AWK is a programming langauge intended for text processing that ships with the majority of unix devices. AWK can also be used to write sorting routines and interpreters (if you are friggin insane and have nothing better to do). There is something especially sexy about having mastery over an outdated unix technology. For this reason I have decided to start my AWK journey.

I have found that one of the best ways to get better at a tool is to implement it. Thus I decided to implement an important subset of AWK. To make this programming even more interesting (and perhaps even novel) I plan to write an AWK interpreter that will run on the GPU. I've always found GPU technology fun, and mixing learning AWK and improving my proficiency with GPU/Cuda programming seems like a win win. Wouldn't it be nifty if an AWK program could leverage the GPU to process massive text files more rapidly than could be achieved on a CPU?

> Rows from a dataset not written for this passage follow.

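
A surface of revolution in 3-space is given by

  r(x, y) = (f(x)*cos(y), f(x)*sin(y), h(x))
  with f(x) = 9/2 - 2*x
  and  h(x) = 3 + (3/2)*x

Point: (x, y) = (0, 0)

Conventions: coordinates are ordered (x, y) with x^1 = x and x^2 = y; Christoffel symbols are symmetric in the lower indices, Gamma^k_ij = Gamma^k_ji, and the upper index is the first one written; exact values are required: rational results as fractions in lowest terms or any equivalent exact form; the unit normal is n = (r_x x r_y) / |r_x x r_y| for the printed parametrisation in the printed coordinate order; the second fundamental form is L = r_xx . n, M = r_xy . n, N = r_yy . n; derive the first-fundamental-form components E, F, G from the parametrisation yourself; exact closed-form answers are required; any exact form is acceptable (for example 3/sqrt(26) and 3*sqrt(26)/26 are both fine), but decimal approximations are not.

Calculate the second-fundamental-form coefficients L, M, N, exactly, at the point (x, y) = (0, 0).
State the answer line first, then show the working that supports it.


Answer: L = 0, M = 0, N = 27/10

f = 9/2, f' = -2, f'' = 0, h' = 3/2, h'' = 0
E = 25/4, F = 0, G = 81/4; answer radicand W^2 = 25/4
unnormalised second-form numerators: l = 0, m = 0, n = 27/4; L = l/sqrt(25/4), and similarly M = m/sqrt(W^2), N = n/sqrt(W^2)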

If I'm being honest I started implementing AWK on the GPU or as I have affectionately called it gpawk. It was a little daunting to both learn how to write an interpreter while figuring out how to write GPU kernels. So I've decided to break my journey of writing gpawk into steps.


First I should nail down the exact subset of AWK that I will implement to frame the scope of the project.

An AWK program generally takes the following form.

pattern1 { action_k }
pattern2 { action_j }

The pattern specifies which lines to match. The action specifies what operation should be performed for the lines that are matched. Say we want to match all lines where the first word is "The" and print the 1st and 4th word on the matched line. We could do it in AWK like this.

$1 == "The" {print $1, $4}

The program is short and easy to read. AWK is a full fledged programming language with for loops, while loops, if statements and more. However 99.999% of the time if your objective isn't text processing, another programming language is probably a better choice. For this reason the subset of AWK we will implement is the simple pattern action semantics, and omit the loops, variable assignment, and if statements that can be used in conjuction.

Now we have a very vague outline of what we would like to implement. This is how I expect to get to my end goal

cuwc & cugrep

I believe that implementing the wc utility so that it runs on the GPU will be helpful for implementing actions in gpawk, and also help me get an introduction to programming GPU kernels. Writing grep should help me when I need to implement the patterns functionality in gpawk. I won't put to many details on their implementation because I haven't done it yet. But since I guess I'm a blogger now. my next blog post will be about cuwc. In that blog post I will go into the details of the implementation. Writing gpawk will be a journey. And a lot of the stuff I say here I may not follow through with because I am a quitter by nature. But gosh darn am I exited for what the future holds...